50. Explorations of different forms of loyalty within the East Asia would include Naomi Standen’s Unbounded Loyalty: Frontier Crossing in Liao China (Honolulu: University of Hawai’i Press, 2007); Jennifer Jay’s A Change in Dynasties: Loyalism in Thirteenth-century China (Bellingham: Western Washington University, 1991); and again with Shelach and Pines, “Secondary State Formation and the Development of Local Identity,” 219–22. For such phenomena in another set of societies, see discussion of Ibn Khaldun’s ·asabiyyah, “bindedness,” in Tim MacKintosh-Smith, Arabs: A 3000-year History of Peoples, Tribes and Empires (New Haven, CT: Yale University Press, 2019), xxi, and of Muhammed’s creation of a “super-·asabiyyah, “a sense of solidarity and unity like none before” (148).
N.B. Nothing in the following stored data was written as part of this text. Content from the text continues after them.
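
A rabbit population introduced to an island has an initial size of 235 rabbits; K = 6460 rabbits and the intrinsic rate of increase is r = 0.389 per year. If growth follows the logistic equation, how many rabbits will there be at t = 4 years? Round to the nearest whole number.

980 rabbits

A = (K − N₀)/N₀ = (6460 − 235)/235 = 26.489.
N(t) = K/(1 + A·e^(−rt)) = 6460/(1 + 26.489×e^(−0.389×4)).
e^(−1.556) = 0.21098; denominator = 1 + 26.489×0.21098 = 6.5887.
N = 6460/6.5887 = 980.469.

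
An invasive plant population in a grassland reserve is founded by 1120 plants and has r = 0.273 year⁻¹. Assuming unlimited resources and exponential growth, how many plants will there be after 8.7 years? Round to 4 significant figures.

12040 plants

N(t) = N₀·e^(rt) = 1120 × e^(0.273×8.7) = 1120 × e^2.375.
e^2.375 ≈ 10.752, so N ≈ 1120 × 10.752 = 12042.3.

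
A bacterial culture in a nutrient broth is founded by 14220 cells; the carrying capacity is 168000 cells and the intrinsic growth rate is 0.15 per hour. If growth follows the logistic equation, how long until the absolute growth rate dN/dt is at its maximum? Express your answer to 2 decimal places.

15.87 hours

Logistic growth is fastest at N = K/2 = 84000.
A = (K − N₀)/N₀ = 10.814. Set K/(1 + A·e^(−rt)) = K/2 → A·e^(−rt) = 1.
e^(−0.15t) = 1/10.814 = 0.0924698, so t = ln(10.814)/0.15 = 2.3809/0.15 = 15.872.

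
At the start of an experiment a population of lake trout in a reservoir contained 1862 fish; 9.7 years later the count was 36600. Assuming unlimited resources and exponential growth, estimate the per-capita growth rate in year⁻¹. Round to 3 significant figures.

0.307 per year

From N(t) = N₀·e^(rt): e^(r·9.7) = 36600/1862 = 19.656.
r·9.7 = ln(19.656) = 2.9784, so r = 2.9784/9.7 = 0.30705.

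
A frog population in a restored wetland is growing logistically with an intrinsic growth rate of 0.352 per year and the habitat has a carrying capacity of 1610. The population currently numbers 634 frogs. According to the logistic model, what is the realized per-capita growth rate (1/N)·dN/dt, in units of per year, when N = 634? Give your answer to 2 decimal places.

0.21 per year

(1/N)·dN/dt = r(1 − N/K) = 0.352 × (1 − 634/1610).
= 0.352 × 0.60621 = 0.21339.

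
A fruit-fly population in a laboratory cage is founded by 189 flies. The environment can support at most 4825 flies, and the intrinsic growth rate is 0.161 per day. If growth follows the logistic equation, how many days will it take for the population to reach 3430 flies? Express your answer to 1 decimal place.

A = (K − N₀)/N₀ = (4825 − 189)/189 = 24.529.
Solve 4825/(1 + 24.529·e^(−0.161t)) = 3430: 1 + 24.529·e^(−0.161t) = 1.4067, so e^(−0.161t) = 0.0165805.
−0.161·t = ln(0.0165805) = -4.0995, so t = 4.0995/0.161 = 25.463.

25.5 days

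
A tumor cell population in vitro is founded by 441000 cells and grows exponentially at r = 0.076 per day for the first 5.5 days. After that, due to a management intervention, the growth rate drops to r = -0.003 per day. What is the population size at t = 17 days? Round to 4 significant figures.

Phase 1: N(5.5) = 441000·e^(0.076×5.5) = 441000·e^0.418 = 669844.
Phase 2 runs for 17 − 5.5 = 11.5 days at r = -0.003.
N(17) = 669844·e^(-0.003×11.5) = 669844·e^-0.0345 = 647128.

647100 cells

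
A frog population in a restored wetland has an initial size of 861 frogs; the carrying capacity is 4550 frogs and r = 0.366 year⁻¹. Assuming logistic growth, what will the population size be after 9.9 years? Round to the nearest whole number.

4083 frogs

A = (K − N₀)/N₀ = (4550 − 861)/861 = 4.2846.
N(t) = K/(1 + A·e^(−rt)) = 4550/(1 + 4.2846×e^(−0.366×9.9)).
e^(−3.623) = 0.026692; denominator = 1 + 4.2846×0.026692 = 1.1144.
N = 4550/1.1144 = 4083.05.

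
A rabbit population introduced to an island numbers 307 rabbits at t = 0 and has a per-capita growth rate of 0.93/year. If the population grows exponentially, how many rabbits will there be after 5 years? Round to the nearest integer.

N(t) = N₀·e^(rt) = 307 × e^(0.93×5) = 307 × e^4.65.
e^4.65 ≈ 104.58, so N ≈ 307 × 104.58 = 32107.6.

32108 rabbits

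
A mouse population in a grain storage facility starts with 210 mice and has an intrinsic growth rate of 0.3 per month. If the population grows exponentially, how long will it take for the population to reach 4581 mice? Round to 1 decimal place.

10.3 months

Set N₀·e^(rt) = 4581: e^(0.3·t) = 4581/210 = 21.814.
0.3·t = ln(21.814) = 3.0826, so t = 3.0826/0.3 = 10.275.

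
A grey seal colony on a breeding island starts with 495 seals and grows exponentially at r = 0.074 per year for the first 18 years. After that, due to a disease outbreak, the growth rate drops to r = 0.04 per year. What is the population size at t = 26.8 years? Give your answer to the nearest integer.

2667 seals

Phase 1: N(18) = 495·e^(0.074×18) = 495·e^1.332 = 1875.36.
Phase 2 runs for 26.8 − 18 = 8.8 years at r = 0.04.
N(26.8) = 1875.36·e^(0.04×8.8) = 1875.36·e^0.352 = 2666.6.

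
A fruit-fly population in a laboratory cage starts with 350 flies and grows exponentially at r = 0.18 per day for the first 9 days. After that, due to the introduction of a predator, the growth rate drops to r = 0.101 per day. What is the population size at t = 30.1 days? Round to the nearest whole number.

14899 flies

Phase 1: N(9) = 350·e^(0.18×9) = 350·e^1.62 = 1768.58.
Phase 2 runs for 30.1 − 9 = 21.1 days at r = 0.101.
N(30.1) = 1768.58·e^(0.101×21.1) = 1768.58·e^2.131 = 14898.8.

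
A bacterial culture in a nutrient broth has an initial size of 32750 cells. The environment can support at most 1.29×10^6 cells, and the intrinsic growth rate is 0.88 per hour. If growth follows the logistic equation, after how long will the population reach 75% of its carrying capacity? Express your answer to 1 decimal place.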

Thomas Small, in a review of Robert Irwin’s Ibn Khaldun (Princeton, NJ: Princeton University Press, 2018), in Times Literary Supplement, January 11, 2019, 11, carries on discussion of ·asabiyyah in an interesting way, with fascinating parallels to the people of Dai, stating that “[t]his wasn’t simply a sense of group identity. . . . Nor a sense of group homogeneity, since the societies he analysed, far from being homogeneous nations in the modern sense, were riven by ethnic tensions, class stratification and inter-tribal conflict, despite the presence of Islam as a unifying force. Rather, asabiyyah indicates a group’s capacity for harnessing their collective identity in pursuit of political dominance over other groups.”